Robin Soderling: panikowałem przed każdym wyjściem na kort

/ Szymon Frąckiewicz , źródło: Ubitennis, foto: AFP

W wywiadzie dla szwedzkiej rozgłośni radowej Robin Soderling otworzył się na temat swoich problemów psychicznych. Szwed przyznał, że szukał nawet w Internecie informacji o tym jak popełnić samobójstwo.

Robin Soderling pozostaje ostatnim szwedzkim tenisistą w czołowej „10” rankingu ATP. W listopadzie 2010 roku 26-letni wówczas zawodnik notowany był na 4. miejscu w tym zestawieniu.

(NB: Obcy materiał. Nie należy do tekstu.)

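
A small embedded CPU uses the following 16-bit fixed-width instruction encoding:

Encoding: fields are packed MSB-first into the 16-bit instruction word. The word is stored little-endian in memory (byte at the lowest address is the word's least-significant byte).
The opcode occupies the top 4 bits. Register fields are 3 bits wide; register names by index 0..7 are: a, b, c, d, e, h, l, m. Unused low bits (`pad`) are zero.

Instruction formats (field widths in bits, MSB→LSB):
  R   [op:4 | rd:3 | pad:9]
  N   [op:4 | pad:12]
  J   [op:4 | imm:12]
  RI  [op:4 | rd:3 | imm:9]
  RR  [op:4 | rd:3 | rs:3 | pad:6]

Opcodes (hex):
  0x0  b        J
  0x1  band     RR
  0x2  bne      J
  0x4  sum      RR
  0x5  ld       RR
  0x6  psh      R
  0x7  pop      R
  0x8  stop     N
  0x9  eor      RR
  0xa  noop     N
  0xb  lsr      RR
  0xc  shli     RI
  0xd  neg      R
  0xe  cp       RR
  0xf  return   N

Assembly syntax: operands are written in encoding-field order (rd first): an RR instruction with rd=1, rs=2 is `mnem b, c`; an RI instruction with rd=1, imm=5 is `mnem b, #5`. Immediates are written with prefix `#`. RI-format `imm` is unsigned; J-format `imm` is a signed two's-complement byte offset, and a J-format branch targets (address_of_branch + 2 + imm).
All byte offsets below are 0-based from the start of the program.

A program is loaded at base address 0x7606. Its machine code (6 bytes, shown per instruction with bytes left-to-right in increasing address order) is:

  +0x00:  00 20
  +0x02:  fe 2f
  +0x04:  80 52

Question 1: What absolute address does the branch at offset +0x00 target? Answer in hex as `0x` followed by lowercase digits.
+0x00: 00 20 ⇒ word 0x2000 (little)
  opcode bits[15:12]=0x2: bne/J
  imm@[11:0]=0x0 ⇒ #0
  target = base 0x7606 + off 0x00 + 2 + imm 0 = 0x7608

0x7608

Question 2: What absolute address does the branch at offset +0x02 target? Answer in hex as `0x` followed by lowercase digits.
+0x02: fe 2f ⇒ word 0x2ffe (little)
  top 4b → 0x2 → bne [J]
  imm: (w>>0)&0xfff=0xffe (s12→-2) → #-2
  target = base 0x7606 + off 0x02 + 2 + imm -2 = 0x7608

0x7608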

Zasłynął przede wszystkim z tego, iż był pierwszym zawodnikiem, który pokonał Rafaela Nadala na kortach Rolanda Garrosa. Miało to miejsce w czwartej rundzie turnieju w 2009 roku. Soderling dotarł później do finału, gdzie uległ Rogerowi Federerowi. O tytuł w Paryżu walczył do ostatniej rundy również rok później, jednakże wtedy skutecznie zrewanżował mu się Nadal.

W 2011 roku forma Soderlinga nagle i drastycznie pogorszyła się. Co prawda zdołał wygrać 4 tytuły, w tym w Bastad, gdzie jak się później okazało rozegrał swój ostatni mecz w karierze. Niedługo po rozbiciu tam w finale 6:2, 6:2 Davida Ferrera przerwał swoją karierę, by po paru latach, bez żadnego powrotu w międzyczasie, ostatecznie ją zakończyć. Główną przyczyną tego była zakaźna choroba mononukleoza, która skróciła też karierę między innymi Andy’emu Roddickowi.

Teraz okazuje się, że do zakończenia kariery przez Szweda przyczyniła się nie tylko choroba, ale ciągnące się już od czasu sukcesu w pamiętnym Roland Garrosie 2009 problemy psychiczne, o których opowiedział w szwedzkim radiu: Miałem ciągłe stany lękowe, które zżerały mnie od środka. Siedziałem w mieszkaniu i gapiłem się w pustkę, najmniejszy szmer sprawiał, że panikowałem. Kiedy list spadł na wycieraczkę spanikowałem tak mocno, że upadłem. Kiedy zadzwonił telefon – drżałem ze strachu – mówił na antenie.

Soderling przyznał, że jego problemy zaczęły się niedługo po wygranej z Nadalem, która znacznie zwiększyła jego popularność i oczekiwania względem jego gry. Szwed miał poczucie, że musi te oczekiwania spełniać: Mogłem przegrać tylko z trzema zawodnikami [„Wielką Trójką”]. Z pozostałymi musiałem wygrywać, żeby nie czuć się źle, żeby nie być porażką.

Również po wspomnianym triumfie w Bastad Szwed nie radził sobie z emocjami: [Po powrocie do siebie] panikowałem, zacząłem płakać. Wróciłem do hotelu, rzuciłem się na łóżko i za każdym razem kiedy myślałem o wyjściu na kort panikowałem. Po raz pierwszy czułem, że nie ważne jak bardzo bym chciał, nie potrafiłem, nawet gdyby przystawili mi do głowy pistolet. Przyznał również, że w najgorszym momencie szukał w Internecie informacji o tym jak popełnić samobójstwo, choć nigdy nie chciał tego rzeczywiście zrobić. Jak mówił, czuł że wszystko byłoby lepsze niż życie w tym piekle.

Mając problemy za sobą obecny kapitan szwedzkiej reprezentacji w Pucharze Davisa podzielił się swoimi przeżyciami przede wszystkim po to by pomóc innym ludziom, którzy mogą zmagać się z problemami psychicznymi.